Recensione: Threads are Breaking
I Torinesi Spidkilz nascono nel 2010 da un’idea di Elisa ‘Over’ De Palma, forte dell’esperienza fatta come vocalist negli White Skull, con i quali ha inciso l’album ‘Forever Fight’ del 2009.
Dopo un primo EP, ‘The Ultra Demo’ del 2011, ed acquisita la giusta esperienza live, il combo pubblica il primo Full-Length, ‘Balance Of Terror’, uscito nel 2013 sotto la label L.A. Riot Survivor Records, ottenendo buoni consensi.
Dopo sette anni la band si ripresenta prepotentemente con il secondo album: ‘Threads Are Breaking’, registrato nell’estate del 2019 presso i Tortonia Studio di Poirino (TO) e reso disponibile, attraverso gli stessi Tortonia Studio in collaborazione con Broken Bones Records, dal 20 febbraio 2020.
Rispetto al lavoro passato si evidenzia solo un cambio di line-up: Riccardo Bazzinelli siede dietro le pelli al posto di Mattia Rubino.
Per il resto ‘Threads Are Breaking’ dimostra la maturità della band, che riesce ad amalgamare bene le sfuriate Thrash con i toni epici del Power, dando vita, non tanto a qualcosa di nuovo (cosa parecchio difficile al giorno d’oggi), ma personale, senza cadere nella trappola del prolisso e dello scontato, in cui si può cadere quando si lavora con generi ibridi.
Questo perché lo stile degli Spidkilz non è un vero ibrido, ma un buon bilanciamento di furia, dolore e forza guerriera, in quanto attinge da due generi nati dalla stessa costola dello Speed Metal.

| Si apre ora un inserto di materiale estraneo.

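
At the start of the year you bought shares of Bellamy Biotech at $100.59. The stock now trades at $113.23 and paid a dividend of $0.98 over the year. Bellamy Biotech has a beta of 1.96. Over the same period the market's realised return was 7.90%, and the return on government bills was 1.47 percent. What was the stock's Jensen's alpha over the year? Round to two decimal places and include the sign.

-0.53%

Realised HPR = (P1 + D1 − P0) / P0 = (113.23 + 0.98 − 100.59) / 100.59 = 13.62 / 100.59 = 13.5401%
MRP = 7.90% − 1.47% = 6.43%
CAPM required = R_f + β·MRP = 1.47% + 1.96 × 6.43% = 14.0728%
α = realised − required = 13.5401% − 14.0728% = -0.53%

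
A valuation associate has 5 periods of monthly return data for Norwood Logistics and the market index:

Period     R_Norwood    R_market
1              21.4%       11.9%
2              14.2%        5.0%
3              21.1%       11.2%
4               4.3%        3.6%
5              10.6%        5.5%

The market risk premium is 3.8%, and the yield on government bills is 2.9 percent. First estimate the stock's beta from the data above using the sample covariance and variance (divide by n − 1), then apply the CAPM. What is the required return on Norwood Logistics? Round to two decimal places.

9.60%

Mean R_i = (21.4 + 14.2 + 21.1 + 4.3 + 10.6) / 5 = 14.3200%
Mean R_m = (11.9 + 5.0 + 11.2 + 3.6 + 5.5) / 5 = 7.4400%
Σ(R_i − R̄_i)(R_m − R̄_m) = 103.0560  ⇒  Cov = 103.0560 / 4 = 25.7640
Σ(R_m − R̄_m)² = 58.4920  ⇒  Var(R_m) = 58.4920 / 4 = 14.6230
β = Cov / Var(R_m) = 25.7640 / 14.6230 = 1.7619
E(R) = R_f + β × MRP = 2.9% + 1.7619 × 3.8% = 9.60%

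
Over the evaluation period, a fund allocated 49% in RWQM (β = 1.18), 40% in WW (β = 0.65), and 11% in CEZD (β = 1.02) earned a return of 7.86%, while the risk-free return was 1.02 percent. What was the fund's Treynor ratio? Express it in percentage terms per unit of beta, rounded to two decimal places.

β_P = 0.49×1.18 + 0.40×0.65 + 0.11×1.02 = 0.9504
Treynor = (R_P − R_f) / β_P = (7.86% − 1.02%) / 0.9504 = 6.84% / 0.9504 = 7.20%

7.20%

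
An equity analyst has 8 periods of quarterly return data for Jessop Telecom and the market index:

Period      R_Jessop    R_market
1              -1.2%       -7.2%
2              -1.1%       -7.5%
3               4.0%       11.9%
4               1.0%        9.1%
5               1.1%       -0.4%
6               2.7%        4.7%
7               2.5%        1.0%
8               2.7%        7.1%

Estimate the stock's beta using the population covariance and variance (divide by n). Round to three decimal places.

0.221

Mean R_i = (-1.2 − 1.1 + 4.0 + 1.0 + 1.1 + 2.7 + 2.5 + 2.7) / 8 = 1.4625%
Mean R_m = (-7.2 − 7.5 + 11.9 + 9.1 − 0.4 + 4.7 + 1.0 + 7.1) / 8 = 2.3375%
Σ(R_i − R̄_i)(R_m − R̄_m) = 80.1613  ⇒  Cov = 80.1613 / 8 = 10.0202
Σ(R_m − R̄_m)² = 362.4588  ⇒  Var(R_m) = 362.4588 / 8 = 45.3074
β = Cov / Var(R_m) = 10.0202 / 45.3074 = 0.2212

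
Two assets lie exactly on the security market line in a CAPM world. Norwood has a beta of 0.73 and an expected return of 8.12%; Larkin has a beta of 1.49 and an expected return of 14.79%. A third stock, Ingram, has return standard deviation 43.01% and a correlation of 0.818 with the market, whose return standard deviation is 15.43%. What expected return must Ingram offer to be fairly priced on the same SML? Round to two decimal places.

MRP = (14.79% − 8.12%) / (1.49 − 0.73) = 8.7763%
R_f = 8.12% − 0.73 × 8.7763% = 1.7133%
β_Ingram = ρ·σ_i/σ_m = 0.818 × 43.01 / 15.43 = 2.2801
E(R_Ingram) = R_f + β × MRP = 1.7133% + 2.2801 × 8.7763% = 21.72%

21.72%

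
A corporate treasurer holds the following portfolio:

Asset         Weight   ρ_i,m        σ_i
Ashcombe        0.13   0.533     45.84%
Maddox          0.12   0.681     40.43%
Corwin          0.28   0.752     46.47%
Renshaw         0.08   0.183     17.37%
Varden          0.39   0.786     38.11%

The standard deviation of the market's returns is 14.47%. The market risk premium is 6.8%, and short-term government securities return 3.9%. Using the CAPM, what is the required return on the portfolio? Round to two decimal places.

β_Ashcombe = 0.533 × 45.84% / 14.47% = 1.6885
β_Maddox = 0.681 × 40.43% / 14.47% = 1.9028
β_Corwin = 0.752 × 46.47% / 14.47% = 2.4150
β_Renshaw = 0.183 × 17.37% / 14.47% = 0.2197
β_Varden = 0.786 × 38.11% / 14.47% = 2.0701
β_P = Σ w_i β_i = 0.13×1.6885 + 0.12×1.9028 + 0.28×2.4150 + 0.08×0.2197 + 0.39×2.0701 = 1.9490
E(R_P) = R_f + β_P × MRP = 3.9% + 1.9490 × 6.8% = 17.15%

17.15%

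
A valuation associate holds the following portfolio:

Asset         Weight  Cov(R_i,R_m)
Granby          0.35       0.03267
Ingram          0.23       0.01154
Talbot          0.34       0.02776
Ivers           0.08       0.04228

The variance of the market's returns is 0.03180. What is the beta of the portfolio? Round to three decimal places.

β_Granby = 0.03267 / 0.03180 = 1.0274
β_Ingram = 0.01154 / 0.03180 = 0.3629
β_Talbot = 0.02776 / 0.03180 = 0.8730
β_Ivers = 0.04228 / 0.03180 = 1.3296
β_P = Σ w_i β_i = 0.35×1.0274 + 0.23×0.3629 + 0.34×0.8730 + 0.08×1.3296 = 0.8462

0.846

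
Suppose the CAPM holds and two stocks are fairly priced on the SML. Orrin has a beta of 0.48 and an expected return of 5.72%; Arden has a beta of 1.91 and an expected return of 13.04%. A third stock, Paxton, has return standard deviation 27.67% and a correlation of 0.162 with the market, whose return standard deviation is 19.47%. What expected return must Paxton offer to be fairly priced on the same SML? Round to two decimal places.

4.44%

MRP = (13.04% − 5.72%) / (1.91 − 0.48) = 5.1189%
R_f = 5.72% − 0.48 × 5.1189% = 3.2629%
β_Paxton = ρ·σ_i/σ_m = 0.162 × 27.67 / 19.47 = 0.2302
E(R_Paxton) = R_f + β × MRP = 3.2629% + 0.2302 × 5.1189% = 4.44%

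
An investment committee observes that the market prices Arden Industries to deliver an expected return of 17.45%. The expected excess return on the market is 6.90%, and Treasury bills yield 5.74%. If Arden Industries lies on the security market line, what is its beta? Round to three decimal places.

β = (E(R) − R_f) / MRP = (17.45% − 5.74%) / 6.90% = 11.71% / 6.90% = 1.697

1.697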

Gran lavoro vocale di Elisa, potente ed aggressivo e di ampia tonalità, supportato da quattro musicisti che dimostrano di sapere il fatto loro.
Ampio lavoro del basso (Michele Barillaro), le cui linee sono spesso messe in evidenza per accentuare i passaggi più grevi e bel martellamento della batteria, ad opera del già citato Riccardo Bazzinelli, vario ed incessante.
Chitarre (Francesco Musumeci e Alessandro Pantalisse) ben presenti, con tanti riff aggressivi ed assoli, che non stancano neanche quando prolungati.
‘Threads Are Breaking’ è un lavoro completo e con tante variabili, con un songwriting a volte diretto ed a volte più articolato e complesso, con parecchi assalti all’arma bianca e slanci di rabbia, ma anche intriso di momenti più riflessivi, dove viene posto l’accento su disperazione e sofferenza.
Temi attuali espressi tramite paragoni con le figure della mitologia greca: le debolezze degli esseri umani da una parte, come l’avidità di Re Mida, punito con il ‘dono’ di tramutare in oro ogni cosa che tocca, l’arroganza di Aracne, trasformata da Atena in un ragno per averla sfidata, la fissazione di Narciso, morto per essersi innamorato della propria immagine riflessa, mentre dall’altra le forze di divinità come Gea la potenza divina, Ares dio delle guerra, Chronos padrone del tempo (da non confondersi con Conrad Thomas Lant, padrone del primo Black Metal) e Dionisio dio dell’estasi.
Gli Spidkilz aggrediscono da subito con ‘Gea’, immediata, veloce e potente.
La successiva, ‘Midas’, ha una tessitura articolata e cangiante, con ricchi cambi di tempo che sottolineano rabbia ed angoscia.
La carica Thrash esplode in ‘Arachne’, diretta e furiosa quanto coinvolgente e dinamica.
‘Narkissos’ è una ballata che s’indurisce mettendo in evidenza molto dolore.
Con il frastuono marziale di ‘Ares’ si corre sul campo di battaglia mentre ‘Kronos’ è un brano che alterna andature cadenzate a slanci infuriati.
‘Dionyos’ è un brano pesante, scuro ed avvolgente che anticipa l’ultima esplosione del lavoro: la traccia che dà il titolo all’album, ‘Threads Are Breaking’, è pestata, dura, incisiva ed anche un po’ folle, una buona chiusura.
Tirando le somme, l’ultimo lavoro degli Spidkilz convince parecchio, con tanta energia ed adrenalina che escono con prepotenza dai solchi. Attendiamo con viva curiosità il prossimo, augurandoci che non passino altri sette anni. Per ora molto bravi!